My printer is an Epson 2200.  I've not thought to upgrade; I need a new scanner more than anything these days.  The 2200 gives beautiful color inkjets but awful B&W.  My thought when I first got it was that I could scan my negatives and print my B&W stuff.  Not!!   It's because of the poor B&W from the 2200 that I took the jump and bought my enlarger.  haha


----------



## RichardH (Nov 20, 2012)

terri said:


> My printer is an Epson 2200.  I've not thought to upgrade; I need a new scanner more than anything these days.  The 2200 gives beautiful color inkjets but awful B&W.  My thought when I first got it was that I could scan my negatives and print my B&W stuff.  Not!!   It's because of the poor B&W from the 2200 that I took the jump and bought my enlarger.  haha




The r3000 has 4 black inks and it also uses some colored ones for B+W also. With prints side by side, you can tell a difference. I am leaning more toward the inkjet though. 
The first prints I made with it was of a church ( before and after remodel) that a friend asked me to print. I used the PS program to do a little retouching. They gave me a cd with the newer shot they had taken and an old print of before. I scanned the print and made them a 11x14 of each. Both turned out great. They were satisfied and thats what counted anyway.

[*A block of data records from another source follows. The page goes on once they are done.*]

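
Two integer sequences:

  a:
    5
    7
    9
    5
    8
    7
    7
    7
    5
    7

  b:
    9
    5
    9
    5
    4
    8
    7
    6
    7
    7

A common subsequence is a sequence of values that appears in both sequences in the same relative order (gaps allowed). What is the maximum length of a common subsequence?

Let dp[i][j] be the LCS length of the first i values of a and the first j values of b. dp[i][j] = dp[i-1][j-1]+1 when the i-th and j-th values match, else max(dp[i-1][j], dp[i][j-1]).
    ·  9  5  9  5  4  8  7  6  7  7
 ·  0  0  0  0  0  0  0  0  0  0  0
 5  0  0  1  1  1  1  1  1  1  1  1
 7  0  0  1  1  1  1  1  2  2  2  2
 9  0  1  1  2  2  2  2  2  2  2  2
 5  0  1  2  2  3  3  3  3  3  3  3
 8  0  1  2  2  3  3  4  4  4  4  4
 7  0  1  2  2  3  3  4  5  5  5  5
 7  0  1  2  2  3  3  4  5  5  6  6
 7  0  1  2  2  3  3  4  5  5  6  7
 5  0  1  2  2  3  3  4  5  5  6  7
 7  0  1  2  2  3  3  4  5  5  6  7
dp[10][10] = 7. One LCS (by backtracking along matches): 5, 9, 5, 8, 7, 7, 7.

7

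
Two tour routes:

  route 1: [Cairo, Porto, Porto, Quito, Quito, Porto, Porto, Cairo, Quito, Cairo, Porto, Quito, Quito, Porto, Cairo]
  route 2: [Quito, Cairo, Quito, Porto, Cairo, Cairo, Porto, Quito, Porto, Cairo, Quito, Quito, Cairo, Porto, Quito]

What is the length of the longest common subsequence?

10

Pick Cairo (route 1 #1, route 2 #2), then Porto (route 1 #2, route 2 #4), then Porto (route 1 #3, route 2 #7), then Quito (route 1 #5, route 2 #8), then Porto (route 1 #7, route 2 #9), then Cairo (route 1 #8, route 2 #10), then Quito (route 1 #9, route 2 #12), then Cairo (route 1 #10, route 2 #13), then Porto (route 1 #11, route 2 #14), then Quito (route 1 #13, route 2 #15); all 10 stops appear in both, in order. dp[15][15] = 10 confirms this is the maximum.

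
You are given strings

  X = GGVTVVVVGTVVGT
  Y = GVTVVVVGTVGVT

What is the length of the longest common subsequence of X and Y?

12

Pick G (X #2, Y #1) → V (X #3, Y #2) → T (X #4, Y #3) → V (X #5, Y #4) → V (X #6, Y #5) → V (X #7, Y #6) → V (X #8, Y #7) → G (X #9, Y #8) → T (X #10, Y #9) → V (X #11, Y #10) → V (X #12, Y #12) → T (X #14, Y #13); all 12 characters appear in both, in order, and the DP table's final entry dp[14][13] is also 12, so no common subsequence is longer.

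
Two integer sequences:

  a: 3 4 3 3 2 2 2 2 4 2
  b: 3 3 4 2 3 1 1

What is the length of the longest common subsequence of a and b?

Pick 3 at a[3]=b[1] → 3 at a[4]=b[2] → 4 at a[9]=b[3] → 2 at a[10]=b[4]; all 4 values appear in both, in order, and the DP table's final entry dp[10][7] is also 4, so no common subsequence is longer.

4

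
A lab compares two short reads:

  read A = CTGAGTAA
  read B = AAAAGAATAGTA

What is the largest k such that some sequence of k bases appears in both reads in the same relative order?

Pick T at read A[2]=read B[8]; then A at read A[4]=read B[9]; then G at read A[5]=read B[10]; then T at read A[6]=read B[11]; then A at read A[8]=read B[12]; all 5 bases appear in both, in order. dp[8][12] = 5 confirms this is the maximum.

5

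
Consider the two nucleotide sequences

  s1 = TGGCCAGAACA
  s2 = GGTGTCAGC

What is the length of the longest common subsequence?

Pick T at s1[1]=s2[3], then G at s1[2]=s2[4], then C at s1[5]=s2[6], then A at s1[6]=s2[7], then G at s1[7]=s2[8], then C at s1[10]=s2[9]; all 6 bases appear in both, in order. The LCS DP gives dp[11][9] = 6, so this is optimal.

6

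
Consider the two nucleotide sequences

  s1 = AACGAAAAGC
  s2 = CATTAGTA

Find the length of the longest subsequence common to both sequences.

Match A at s1[1]=s2[2]; then A at s1[2]=s2[5]; then G at s1[4]=s2[6]; then A at s1[8]=s2[8] — 4 bases in the same relative order in both. The LCS DP gives dp[10][8] = 4, so this is optimal.

4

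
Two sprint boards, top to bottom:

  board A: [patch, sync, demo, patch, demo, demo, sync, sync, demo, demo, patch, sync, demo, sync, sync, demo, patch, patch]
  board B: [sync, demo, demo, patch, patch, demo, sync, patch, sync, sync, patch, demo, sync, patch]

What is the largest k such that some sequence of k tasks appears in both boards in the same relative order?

10

Taking sync at board A[2]=board B[1], demo at board A[3]=board B[3], patch at board A[4]=board B[5], demo at board A[5]=board B[6], sync at board A[7]=board B[9], sync at board A[8]=board B[10], patch at board A[11]=board B[11], demo at board A[13]=board B[12], sync at board A[15]=board B[13], patch at board A[18]=board B[14] gives a common subsequence of length 10, and the DP table's final entry dp[18][14] is also 10, so no common subsequence is longer.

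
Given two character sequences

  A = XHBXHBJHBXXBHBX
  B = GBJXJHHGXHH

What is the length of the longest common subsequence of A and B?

6

Match B (A #3, B #2); then X (A #4, B #4); then H (A #5, B #6); then H (A #8, B #7); then X (A #10, B #9); then H (A #13, B #11) — 6 characters in the same relative order in both. The LCS DP gives dp[15][11] = 6, so this is optimal.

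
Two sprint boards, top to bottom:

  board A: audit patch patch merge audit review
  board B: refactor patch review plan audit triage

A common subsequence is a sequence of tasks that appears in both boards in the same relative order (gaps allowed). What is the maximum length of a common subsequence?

2

Pick patch at board A[2]=board B[2]; then audit at board A[5]=board B[5]; all 2 tasks appear in both, in order. Since dp[6][6] = 2, nothing longer is possible.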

I am totally new at the PS program and computers have not been my best venture to use.
So much to learn and play with. Not enough time in the day.

Thanks for the short chats and hope the holidays are good.

Richard


----------



## terri (Nov 21, 2012)

Thanks Richard!   Oh yes, Epson has come a long way with their blacks.  The 2200 only has photo/matte black and a light black.  Not much.   

Good luck with your printing!   Hope you post some of your stuff here.   

Have a wonderful Thanksgiving.


----------